Em seguida o narrador explica que tão terrível quanto a
doença era o tratamento:
[...]
“havia
outra coisa que tornava a mera contração da doença apavorante, a terrível
queimadura dos corrosivos que os cirurgiões jogavam sobre os inchaços para que
se rompessem e supurassem, pois sem isso o perigo de morte era muito maior,
mesmo no final. E também o tormento insuportável dos inchaços que, embora não
levassem as pessoas ao delírio e à loucura como antes, do que já dei vários
exemplos, mesmo assim expunham o paciente a um tormento indescritível. Os que
ficavam assim, embora escapassem com vida, faziam amargas queixas daqueles que
lhes disseram não haver perigo, arrependendo-se tristemente de sua imprudência
e maluquice ao se arriscar ficando ao alcance da peste”.
[...]
“A
razão disso eu considero a imprudente exposição do povo ao perigo, abandonando
todas suas precauções e cuidados anteriores, todo o recato que costumava
cultivar, acreditando que a doença não o atingiria – ou, se o fizesse, não
mataria.”
“Os
médicos se opuseram com todo seu poder a esse estado de espírito impensado do
povo, lançando instruções impressas que foram distribuídas na city e subúrbios aconselhando o povo a
continuar recolhido e ainda empregar as mais extremas precauções na sua conduta
cotidiana, apesar do abrandamento da epidemia, e o atemorizava com o perigo de
uma recaída em toda a cidade, dizendo que uma recaída poderia ser mais fatal e
perigosa do que todo o flagelo que já ocorrera, com muitos argumentos e razões
para explicar e provar isso ao povo que são longos demais para repeti-los aqui.
Tudo,
porém, foi em vão. As criaturas audaciosas estavam tão possuídas pela primeira
alegria e tão surpresas com a satisfação de ver uma grande redução nos
registros semanais de óbitos, que ficaram insensíveis a qualquer novo terror e
não seriam persuadidas, a não ser de que o amargor da morte passara. Também não
adiantava nada conversar com elas, não mais do que com um vento leste. Abriram
as lojas, saíram para as ruas, fizeram negócios, conversaram com qualquer um
que encontraram para conversar em seu caminho, fosse a negócios ou não, sequer
perguntando pela sua saúde, nem mesmo ficando apreensivos de qualquer perigo
vindo destes, embora soubessem que não estavam sãos. Essa conduta imprudente e
precipitada custou muitas e muitas vidas daqueles que tinham se trancafiado com
muito cuidado e precaução, mantendo-se isolados de toda a humanidade como se
fazia, sendo, deste modo, sob a providência de Deus, poupados durante todo o
clímax daquela epidemia.
“Essa
conduta precipitada e maluca do povo foi tão longe, digo, que os sacerdotes
afinal chamaram sua atenção para ela, expondo o perigo e a loucura daquilo; o
que a conteve um pouco, pois assim o povo tornou-se mais prudente. Isso, porém,
teve outra conseqüência que não pôde ser evitada. Quando se espalharam os
primeiros rumores, não somente na cidade mas em todo o país, isso teve o
seguinte efeito: o povo estava tão cansado de permanecer tanto tempo longe de
Londres e tão ansioso por voltar, que veio para a cidade em multidões, sem medo
ou previsões, começando a surgir pelas ruas como se todo o perigo tivesse
passado.

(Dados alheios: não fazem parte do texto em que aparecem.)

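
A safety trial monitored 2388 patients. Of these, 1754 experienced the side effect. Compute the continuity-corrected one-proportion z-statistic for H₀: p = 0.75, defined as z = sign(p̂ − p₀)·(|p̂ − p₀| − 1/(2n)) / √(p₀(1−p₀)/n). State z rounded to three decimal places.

z = -1.725

The sample proportion is 1754/2388 = 0.73451. p̂ − p₀ = -0.015494.
Continuity correction 1/(2n) = 1/4776 = 0.000209.
Corrected numerator: |-0.015494| − 0.000209 = 0.015285.
Null standard error: √(0.75·0.25/2388) = √0.000078518 = 0.008861.
z = (−)0.015285/0.008861 = -1.725.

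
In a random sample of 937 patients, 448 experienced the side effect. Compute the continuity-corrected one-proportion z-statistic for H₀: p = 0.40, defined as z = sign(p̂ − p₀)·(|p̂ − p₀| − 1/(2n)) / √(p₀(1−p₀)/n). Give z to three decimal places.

Sample proportion p̂ = 448/937 = 0.47812. p̂ − p₀ = 0.078122.
1/(2n) = 0.000534.
Corrected numerator: |0.078122| − 0.000534 = 0.077588.
SE₀ = √(0.40·0.60/937) = 0.016004.
z = +0.077588/0.016004 = 4.848.

z = 4.848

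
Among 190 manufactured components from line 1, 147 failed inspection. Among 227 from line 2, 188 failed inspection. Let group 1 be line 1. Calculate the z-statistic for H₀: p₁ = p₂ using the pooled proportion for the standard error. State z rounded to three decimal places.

Sample proportions: p̂₁ = 147/190 = 0.77368 and p̂₂ = 188/227 = 0.82819.
Pooling: p̂ = 335/417 = 0.80336.
Pooled SE = √[0.1579743·0.00966844] ≈ 0.039082.
z = (p̂₁ − p̂₂)/SE = (0.77368 − 0.82819)/0.039082 = -0.05451/0.039082 = -1.395.

z = -1.395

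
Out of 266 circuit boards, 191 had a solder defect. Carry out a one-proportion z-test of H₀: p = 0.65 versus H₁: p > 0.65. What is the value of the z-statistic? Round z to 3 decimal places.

The sample proportion is 191/266 = 0.71805.
Null standard error: √(0.65·0.35/266) = √0.000855263 = 0.029245.
z = (0.71805 − 0.65)/0.029245 = 0.06805/0.029245 = 2.327.

z = 2.327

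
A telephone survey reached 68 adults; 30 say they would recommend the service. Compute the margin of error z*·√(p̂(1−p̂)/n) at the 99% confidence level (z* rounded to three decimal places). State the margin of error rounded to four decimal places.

Sample proportion p̂ = 30/68 = 0.44118.
SE = √(p̂(1−p̂)/n) = √(0.246540/68) = 0.060213.
The 99% critical value is z* = 2.576.
ME = 2.576·0.060213 = 0.1551.

ME = 0.1551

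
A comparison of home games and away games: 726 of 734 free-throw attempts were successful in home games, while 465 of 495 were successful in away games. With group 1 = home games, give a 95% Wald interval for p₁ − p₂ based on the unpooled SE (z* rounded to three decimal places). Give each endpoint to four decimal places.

p̂₁ = 0.98910, p̂₂ = 0.93939, so the observed difference is 0.04971.
Unpooled SE = √(p̂₁(1−p̂₁)/n₁ + p̂₂(1−p̂₂)/n₂) = √(0.000014687 + 0.000115016) = 0.011389.
The 95% critical value is z* = 1.960. Margin = 1.960·0.011389 = 0.02232.
CI: 0.04971 ± 0.02232 = (0.0274, 0.0720).

(0.0274, 0.0720)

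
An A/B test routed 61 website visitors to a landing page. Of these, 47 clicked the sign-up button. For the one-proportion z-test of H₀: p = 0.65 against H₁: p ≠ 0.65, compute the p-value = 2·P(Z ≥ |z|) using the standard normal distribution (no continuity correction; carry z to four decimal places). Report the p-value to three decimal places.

p-value = 0.048

p̂ = 47/61 = 0.77049.
SE₀ = √(0.65·0.35/61) = 0.061070.
z = (p̂ − p₀)/SE = (47/61 − 0.65)/0.061070 ≈ 1.9730.
From the standard normal, 2·P(Z ≥ |z|) = 0.048.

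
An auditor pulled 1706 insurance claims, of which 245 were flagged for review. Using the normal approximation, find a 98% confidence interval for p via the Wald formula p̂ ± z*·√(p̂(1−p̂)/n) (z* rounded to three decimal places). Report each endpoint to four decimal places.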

Ver isso foi realmente surpreendente, pois embora ainda morressem lá
de mil a 1.800 por semana, o povo, mesmo assim, se aglomerava na cidade como se
estivesse tudo bem.
“O
resultado disso foi que os registros de óbitos aumentaram outra vez:
quatrocentos mortos na primeira semana de novembro e, se devo dar crédito aos
médicos mais de três mil ficaram doentes naquela semana, sendo a maioria também
recém-chegada.”
*Saint Sebastian interceding
for the plague stricken", obra de J. Lieferinxe (1493-1503).